2. The spread in yield between the euro-denominated higher-grade credit equivalent (Germany) is about 2.5% at these same maturities. And the euro benchmark rate is negative.
3. One might surmise that the euro will appreciate against the US dollar at a rate of 2.5% a year for the next decade. Any other assumption requires hedging costs for any transaction or financing between the world’s first and second largest regional currency blocks.
4. Both currency blocks are involved in a multidimensional tariff and protectionist dispute with the world’s second largest economic sphere (by GDP, that’s China).
5. Many smaller economies are similarly engaged. Sorting all this out requires three- or maybe even four-dimensional perception. Note those countries rates conform to their larger block neighbors. Swiss and Swedish rates are also negative.
6. In the US we can compare Treasury yields from June 2018 to June 2019. Three-month T-bill yields are almost a half point higher. One-year Treasury yields are about the same. Ten-year Treasury yields are over a half point lower. Hmmm?
7. Credit spreads tell a different story. Ten-year junk bonds versus Treasury have over a half point wider spread. High-grade bonds over Treasury yields is a little wider than a year ago but not as widened as junk. The spreads of Bank shorter-term paper versus Treasury yields are nearly unchanged.

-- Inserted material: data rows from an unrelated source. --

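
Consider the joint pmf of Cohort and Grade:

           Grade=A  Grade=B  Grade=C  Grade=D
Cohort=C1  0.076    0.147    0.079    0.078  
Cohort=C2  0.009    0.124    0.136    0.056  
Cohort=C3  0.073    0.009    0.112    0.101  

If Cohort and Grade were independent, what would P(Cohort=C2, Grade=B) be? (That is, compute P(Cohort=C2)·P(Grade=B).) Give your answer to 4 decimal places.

0.0910

P(Cohort=C2) = 0.009 + 0.124 + 0.136 + 0.056 = 0.325.
P(Grade=B) = 0.147 + 0.124 + 0.009 = 0.280.
Product: 0.325 × 0.280 = 0.0910.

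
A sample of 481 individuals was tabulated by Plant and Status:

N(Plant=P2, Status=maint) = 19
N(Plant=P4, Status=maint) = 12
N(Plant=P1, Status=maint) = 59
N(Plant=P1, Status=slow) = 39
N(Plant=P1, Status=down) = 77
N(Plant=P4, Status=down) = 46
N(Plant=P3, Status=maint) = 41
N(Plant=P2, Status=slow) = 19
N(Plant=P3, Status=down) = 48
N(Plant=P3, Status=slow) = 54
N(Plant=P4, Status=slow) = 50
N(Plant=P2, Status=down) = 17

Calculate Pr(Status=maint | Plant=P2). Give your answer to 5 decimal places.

Total with Plant=P2: 19 + 17 + 19 = 55.
P(Status=maint | Plant=P2) = 19/55 = 0.34545.

0.34545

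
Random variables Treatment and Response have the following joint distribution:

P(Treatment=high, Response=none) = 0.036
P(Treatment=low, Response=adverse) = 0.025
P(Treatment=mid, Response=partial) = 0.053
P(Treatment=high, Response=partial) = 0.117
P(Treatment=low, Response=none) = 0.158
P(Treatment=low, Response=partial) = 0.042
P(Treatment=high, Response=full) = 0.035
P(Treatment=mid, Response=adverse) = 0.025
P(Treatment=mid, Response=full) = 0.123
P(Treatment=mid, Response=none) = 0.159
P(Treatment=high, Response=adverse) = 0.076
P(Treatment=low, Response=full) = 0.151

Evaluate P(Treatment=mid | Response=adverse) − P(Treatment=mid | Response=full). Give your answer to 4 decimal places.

-0.1996

P(Response=adverse) = 0.025 + 0.025 + 0.076 = 0.126; P(Treatment=mid | Response=adverse) = 0.025/0.126 = 0.19841.
P(Response=full) = 0.151 + 0.123 + 0.035 = 0.309; P(Treatment=mid | Response=full) = 0.123/0.309 = 0.39806.
Difference = -0.1996.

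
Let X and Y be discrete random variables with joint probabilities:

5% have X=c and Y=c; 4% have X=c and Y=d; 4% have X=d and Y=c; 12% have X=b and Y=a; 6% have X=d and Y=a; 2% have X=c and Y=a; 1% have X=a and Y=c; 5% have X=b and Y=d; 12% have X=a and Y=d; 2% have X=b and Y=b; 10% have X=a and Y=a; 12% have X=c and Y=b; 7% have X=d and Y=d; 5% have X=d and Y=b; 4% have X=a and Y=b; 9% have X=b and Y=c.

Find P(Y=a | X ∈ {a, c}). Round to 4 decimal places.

P(X=a) = 0.10 + 0.04 + 0.01 + 0.12 = 0.27.
P(X=c) = 0.02 + 0.12 + 0.05 + 0.04 = 0.23.
P(X ∈ {a, c}) = 0.27 + 0.23 = 0.50; P(Y=a, X ∈ {a, c}) = 0.10 + 0.02 = 0.12.
P(Y=a | X ∈ {a, c}) = 0.12/0.50 = 0.2400.

0.2400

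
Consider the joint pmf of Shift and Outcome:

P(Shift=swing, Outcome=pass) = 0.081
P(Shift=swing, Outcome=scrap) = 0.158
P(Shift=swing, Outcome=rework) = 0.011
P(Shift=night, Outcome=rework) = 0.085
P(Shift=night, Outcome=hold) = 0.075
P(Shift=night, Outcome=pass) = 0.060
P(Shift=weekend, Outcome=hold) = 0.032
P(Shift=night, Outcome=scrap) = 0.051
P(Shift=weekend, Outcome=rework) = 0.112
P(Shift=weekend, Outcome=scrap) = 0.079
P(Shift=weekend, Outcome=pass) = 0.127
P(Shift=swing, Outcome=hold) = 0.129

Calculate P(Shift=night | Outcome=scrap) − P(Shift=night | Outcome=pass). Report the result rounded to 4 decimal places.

P(Outcome=scrap) = 0.158 + 0.051 + 0.079 = 0.288; P(Shift=night | Outcome=scrap) = 0.051/0.288 = 0.17708.
P(Outcome=pass) = 0.081 + 0.060 + 0.127 = 0.268; P(Shift=night | Outcome=pass) = 0.060/0.268 = 0.22388.
Difference = -0.0468.

-0.0468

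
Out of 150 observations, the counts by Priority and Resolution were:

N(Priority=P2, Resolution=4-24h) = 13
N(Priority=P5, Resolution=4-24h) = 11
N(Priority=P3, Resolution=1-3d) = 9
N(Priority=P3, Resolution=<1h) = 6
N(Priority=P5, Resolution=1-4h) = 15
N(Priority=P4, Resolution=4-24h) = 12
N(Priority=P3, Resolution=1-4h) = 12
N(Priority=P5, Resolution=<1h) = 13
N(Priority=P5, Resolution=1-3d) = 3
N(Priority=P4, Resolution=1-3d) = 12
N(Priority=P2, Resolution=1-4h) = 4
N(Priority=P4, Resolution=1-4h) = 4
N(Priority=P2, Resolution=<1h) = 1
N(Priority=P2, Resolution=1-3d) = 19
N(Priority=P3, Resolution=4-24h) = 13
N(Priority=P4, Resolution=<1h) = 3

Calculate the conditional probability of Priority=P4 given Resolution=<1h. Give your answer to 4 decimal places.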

8. We surmise that credit risk in lower and middle quality is deteriorating but hasn’t reached the default headline stage yet. Does that stage lie ahead? Maybe, and more and more likely as trade war effects unfold and international volatility increases. Will bank credit spreads widen against treasury yields? That would be a serious warning sign of trouble ahead.
9. Is the flat or inverted Treasury curve forecasting a recession in the US? Maybe. It certainly suggests a weakening economic outlook. The longer inversion continues the more recession risk rises.
10. Do negative bond rates in Europe distort US bond yields? Absolutely. How much? We all guess. We think the 10-year yield would be 50–75 basis points higher if European rates were normalized. But they’re not normalized now and are not likely to be normalized soon.
11. Is Cumberland buying 10-year US Treasury notes now that they are down to nearly 2%? No. Are we buying 10-Year German notes below zero? No.
12. What are we doing at Cumberland in our total-return high-grade bond accounts? We are respecting the component parts of term premium and expectations analysis. It is the real rate risk premium that is unusually low. The other components are very close to where they were when the ten-year treasury yield was 3%. For a discussion of term premia models see pages 79-90 in the BIS Quarterly Review, September 2018. The researchers discuss both USD treasury yields and German euro yields. When you examine page 85 you can see the graphics depicting the decomposition.
Please contact my colleague John Mousseau, his portfolio management team, or research team members to discuss details. Out of our 17 series 65-licensed IA folks, we’ll find an appropriate person to help those interested get a better handle on the complexities of the bond market. For Cumberland, the strategy today is a barbell with favoring weights in the front end and cushion bonds in the back end. We strongly favor high-grade credit.
We seek to preserve capital in these highly uncertain times. Of course, things can change quickly. Lastly, we avoid mechanical bond ladders. In today’s world, they can be a trap.